Leroy : Oui, “cheap” est le mot adéquat. Beaucoup de producteurs qui veulent se faire de l’argent avec un show préfèrent engager un artiste seul plutôt que de prendre tout un groupe. Et je comprends ça, vraiment je comprends, car c’est plus couteux. Seulement, ça nuit à l’expérience musicale, alors qu’écouter un joueur de clavier, un joueur de basse et un chanteur, ça vaut largement plus. C’est lors de ces performances et ces expériences-là que vous pouvez comprendre quels éléments composent la musique. Tout ça vient de l’expérience éducative et musicale que l’on se construit.

Avez-vous souvent vécu cette expérience complète du live ? Car on sait qu’une grande partie du travail pour lequel vous êtes célèbre a été enregistré avec des ” studio bands ” qui n’avaient pas vocation à partir en tournée.

Leroy : Oui, ce fut assez rare c’est vrai. C’est pour cela que j’étais assez surpris lorsqu’ils m’ont proposé de jouer à nouveau avec autant de personnes en live. C’est le meilleur band avec lequel j’ai travaillé !

Danilo : Le disco a été le premier genre musical produit entièrement en studio, censé n’être pressé que sur des disques, et pas nécessairement interprété en live. Aujourd’hui il y a un tel renouveau du disco, et il faut rendre justice à une “vraie expérience musicale”. C’est quelque chose de trop rare. Si vous n’êtes pas allé au Paradise Garage dans les années 80, il y a des chances que vous n’y ayez jamais été confronté.

Leroy : Et même là-bas ! J’ai joué dans la plupart de ces clubs new-yorkais, et ils nous demandaient généralement de venir jouer seulement avec le “noyau” du groupe, sans le reste des musiciens.

Danilo : Les gens disent parfois que je suis trop pessimiste, mais je sens que le néolibéralisme s’insère dans tous les aspects de notre société aujourd’hui. La musique a été une chose sacrée et exclue de ces logiques pendant des années, mais aujourd’hui, même les cercles dit “underground” sont envahis par les grosses marques, tout est racheté ! C’est pour que cela qu’il est important de faire quelque chose qui s’oppose à ces logiques sans valeur, pour apporter une expérience qui a de la valeur au public.

Pour un DJ comme toi qui bénéficie, peut-être malgré lui, de ce star-système et de la visibilité qu’il apporte, est-ce que la prochaine étape, après la sélection de disques, devient la sélection d’artistes ?
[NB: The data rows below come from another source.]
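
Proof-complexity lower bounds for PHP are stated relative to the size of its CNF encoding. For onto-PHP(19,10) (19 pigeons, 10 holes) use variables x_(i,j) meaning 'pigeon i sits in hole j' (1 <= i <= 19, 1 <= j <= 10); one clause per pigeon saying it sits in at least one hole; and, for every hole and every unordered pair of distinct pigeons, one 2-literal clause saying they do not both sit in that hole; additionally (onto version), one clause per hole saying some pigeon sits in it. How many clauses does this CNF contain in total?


onto-PHP(19,10): 19 pigeons, 10 holes, 19*10 = 190 variables.
- pigeon clauses: one per pigeon -> 19 clauses
- hole clauses: 10 holes * C(19,2) = 10 * 171 -> 1710 clauses
- onto clauses: one per hole -> 10 clauses
Total clauses = 19 + 1710 + 10 = 1739

1739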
Danilo : C’est vrai que j’ai cette opportunité, d’avoir une certaine base de fans, un public intéressé. Mais j’ai été DJ pendant 15 ans sans voir un sou, alors je ne peux pas concevoir cette passion sans donner en retour. Après, je ne me considère pas comme un “curator”, c’est juste le dernier terme à la mode, mais en réalité cela relève d’une logique de “branding”, de vente d’un produit. Nous devons aider à financer des artistes, mais cela doit surtout venir du cœur.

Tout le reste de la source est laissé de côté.